We all know that employment law is a minefield. Sometimes it may feel like there is legislation for everything and often there are lots of ‘buzz-words’ specific to employment law being bounced around. You wouldn’t be on your own if you thought that employment law is like another language! In an effort to help employers wade through these buzz-words and parts of legislation, we at Peninsula have created our very own Employment Law Dictionary! It’s simple, concise and easy to understand. Each month we represent a letter of the alphabet and associate a few words in employment law with that letter.
Self-Employment- It is important for an employer to be clear about whether an employee is an employee or actually self-employed.
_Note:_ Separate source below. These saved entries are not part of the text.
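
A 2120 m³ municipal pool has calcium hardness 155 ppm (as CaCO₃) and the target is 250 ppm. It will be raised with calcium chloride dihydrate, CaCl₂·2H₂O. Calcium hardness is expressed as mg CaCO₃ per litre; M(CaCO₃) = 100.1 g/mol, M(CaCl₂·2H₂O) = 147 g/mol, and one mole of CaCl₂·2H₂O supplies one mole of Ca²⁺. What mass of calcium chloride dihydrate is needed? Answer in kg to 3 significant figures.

296 kg

Volume: 2120 m³ = 2,120,000 L.
Hardness to add: (250 − 155) = 95 mg/L as CaCO₃ × 2,120,000 L = 201,400 g as CaCO₃.
Moles of Ca²⁺ (1 mol Ca²⁺ ≡ 1 mol CaCO₃): 201,400 / 100.1 g/mol = 2012 mol.
Mass of CaCl₂·2H₂O: 2012 × 147 = 295,800 g.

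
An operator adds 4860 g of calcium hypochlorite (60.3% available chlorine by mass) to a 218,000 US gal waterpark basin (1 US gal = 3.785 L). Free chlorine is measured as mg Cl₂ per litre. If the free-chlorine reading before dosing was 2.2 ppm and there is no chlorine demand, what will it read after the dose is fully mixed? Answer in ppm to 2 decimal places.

5.75 ppm

Volume: 218,000 US gal × 3.785 L/gal = 825,130 L.
Available chlorine delivered: 4860 g × 0.603 = 2931 g as Cl₂.
Concentration rise: 2931 g / 825,130 L = 3.552 mg/L = 3.55 ppm.
Final FC: 2.2 + 3.55 = 5.75 ppm.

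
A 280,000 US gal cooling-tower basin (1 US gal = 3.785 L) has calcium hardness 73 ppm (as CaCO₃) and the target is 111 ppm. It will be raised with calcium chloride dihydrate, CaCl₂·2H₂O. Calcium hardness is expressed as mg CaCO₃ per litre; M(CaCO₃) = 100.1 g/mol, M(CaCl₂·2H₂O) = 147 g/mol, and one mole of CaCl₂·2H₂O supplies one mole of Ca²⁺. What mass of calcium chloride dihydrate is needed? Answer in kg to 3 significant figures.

Volume: 280,000 US gal × 3.785 L/gal = 1,059,800 L.
Hardness to add: (111 − 73) = 38 mg/L as CaCO₃ × 1,059,800 L = 40,270 g as CaCO₃.
Moles of Ca²⁺ (1 mol Ca²⁺ ≡ 1 mol CaCO₃): 40,270 / 100.1 g/mol = 402.3 mol.
Mass of CaCl₂·2H₂O: 402.3 × 147 = 59,140 g.

59.1 kg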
It is essential that an employer does not miscategorise a worker’s genuine status, either intentionally or unintentionally because there are significant tax and employment legislation issues in particular surrounding a worker’s status. If a worker is deemed to be an employee then they will be subject to different tax rates and they will enjoy all the protection that employment legislation affords such as the right to annual leave, public holidays, maternity leave, parental leave etc. and most importantly they retain the ability to take an unfair dismissal claim.
The key to whether an employee is self-employed or not lies in the relationship between employee and employer and what happens in practice in that relationship.
Sexual Harassment- Sexual harassment is largely governed by the Employment Equality Act, 1998, which outlines that sexual harassment can be any act of physical intimacy, any express request for sexual favours or any other act or conduct including spoken words, gestures or the production, display or circulation of written words, pictures or other material, where such behaviour is unwelcome and could reasonably be regarded as sexually, or otherwise on the gender ground, offensive, humiliating or intimidating. Employers should be aware that they may be vicariously liable for such harassment if perpetrated by a fellow employee of the victim, the employer themselves or a client/business contact of the employer in circumstances where the employer ought reasonably to have taken steps to prevent such harassment. Employers should also adopt a written statement/policy on harassment in the workplace in line with relevant codes of practice and take steps to ensure that employees are familiar with the terms of that policy.
Suspension- In suspected serious cases of misconduct, an employer may suspend an employee pending investigation into the circumstances surrounding the situation. Where the misconduct falls short of potential gross misconduct then the employee should only be suspended if it is absolutely necessary and the period of suspension should be as brief as possible. However, if the employee’s actions are potentially gross misconduct they should be suspended on pay as soon as possible as allowing the employee to continue to work would undermine the “gross” nature of their actions. If an employee is suspended in such circumstances, their contract of employment must continue together with all rights under the contract including payment of salary/wages for time spent on suspension.
Suspension without pay is a potential disciplinary outcome that employers may pursue. However, this is not an advisable outcome as disciplinary outcomes are intended to be “corrective” and “not punitive”. To suspend without pay is simply a punishment and does not demonstrate any effort from the employer to correct the employee’s behaviour and show them where they went wrong.